A report by the Financial Stability Board (FSB) on Sunday appeared to confirm fears among policy makers that shadow banking is set to thrive, beyond the reach of a regulatory net tightening around traditional banks and their activities.
Officials at the European Commission in Brussels see closer control of the sector as important in preventing a repeat of the financial crisis that toppled banks over the past five years and rocked the euro zone.
The study by the FSB, set up by the world's top economies (G20) to police global finance, said shadow banking around the world more than doubled to £62 trillion in the five years to 2007 before the crisis struck.
But the size of the total system had risen to $67 trillion in 2011, more than the total economic output of all the countries in the study.
The multi-trillion dollar activities of hedge funds and private equity companies are often cited as examples of shadow banking.
But the term also covers investment funds, money-market funds and even cash-rich firms that lend government bonds to banks, and which in turn use them as security when taking credit from the European Central Bank
Even the man credited with coining the term, former investment executive Paul McCulley, gave a catch-all definition.
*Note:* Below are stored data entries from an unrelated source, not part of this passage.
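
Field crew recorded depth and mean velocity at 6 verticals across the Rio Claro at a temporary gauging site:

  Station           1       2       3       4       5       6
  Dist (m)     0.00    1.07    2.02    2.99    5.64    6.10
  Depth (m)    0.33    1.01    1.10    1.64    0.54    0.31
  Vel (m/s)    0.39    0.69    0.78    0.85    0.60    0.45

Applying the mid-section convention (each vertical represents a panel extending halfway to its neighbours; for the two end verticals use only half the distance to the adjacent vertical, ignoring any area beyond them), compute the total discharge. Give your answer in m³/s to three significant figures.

4.66 m³/s

w_1 = (1.07 − 0.00)/2 = 0.535 m; q_1 = 0.39 × 0.33 × 0.535 = 0.06885 m³/s
w_2 = (2.02 − 0.00)/2 = 1.01 m; q_2 = 0.69 × 1.01 × 1.01 = 0.7039 m³/s
w_3 = (2.99 − 1.07)/2 = 0.96 m; q_3 = 0.78 × 1.10 × 0.96 = 0.8237 m³/s
w_4 = (5.64 − 2.02)/2 = 1.81 m; q_4 = 0.85 × 1.64 × 1.81 = 2.523 m³/s
w_5 = (6.10 − 2.99)/2 = 1.555 m; q_5 = 0.60 × 0.54 × 1.555 = 0.5038 m³/s
w_6 = (6.10 − 5.64)/2 = 0.23 m; q_6 = 0.45 × 0.31 × 0.23 = 0.03209 m³/s
Q = Σ qᵢ = 4.655 m³/s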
McCulley said he understood shadow banking to mean "the whole alphabet soup of levered up non-bank investment conduits, vehicles and structures", such as the special investment vehicles that many blamed for the financial crisis.
The United States had the largest shadow banking system, said the FSB, with assets of $23 trillion in 2011, followed by the euro area - with $22 trillion - and the United Kingdom - at $9 trillion.
The US share of the global shadow banking system has declined in recent years, the FSB said, while the shares of the United Kingdom and the euro area have increased.
The FSB warned that tighter rules that force banks to hoard more capital reserves to cover losses could bolster shadow banking.
It advocates better controls, although cautions that shadow banking reforms should be dealt with carefully because the sector can also be a source of credit for business and consumers.
Forms of shadow banking can include securitisation, which can transform bank loans into a tradeable instrument that can then be used to refinance credit, making it easier to lend.
In the run-up to the crisis, however, banks such as Germany's IKB stored billions of euros of such instruments in off-balance sheet vehicles, which later unravelled.
Another example is a repurchasing agreement, or repo, where a player such as a hedge fund could sell government bonds it owns to a bank, agreeing to repurchase them later.
The bank may then lend those bonds onto another hedge fund, taking a position on the government debt. Such agreements are used by banks to lend and borrow. A risk could arise if one of the parties in the chain collapses.
The European Commission is expected to propose EU-wide rules for shadow banking next year.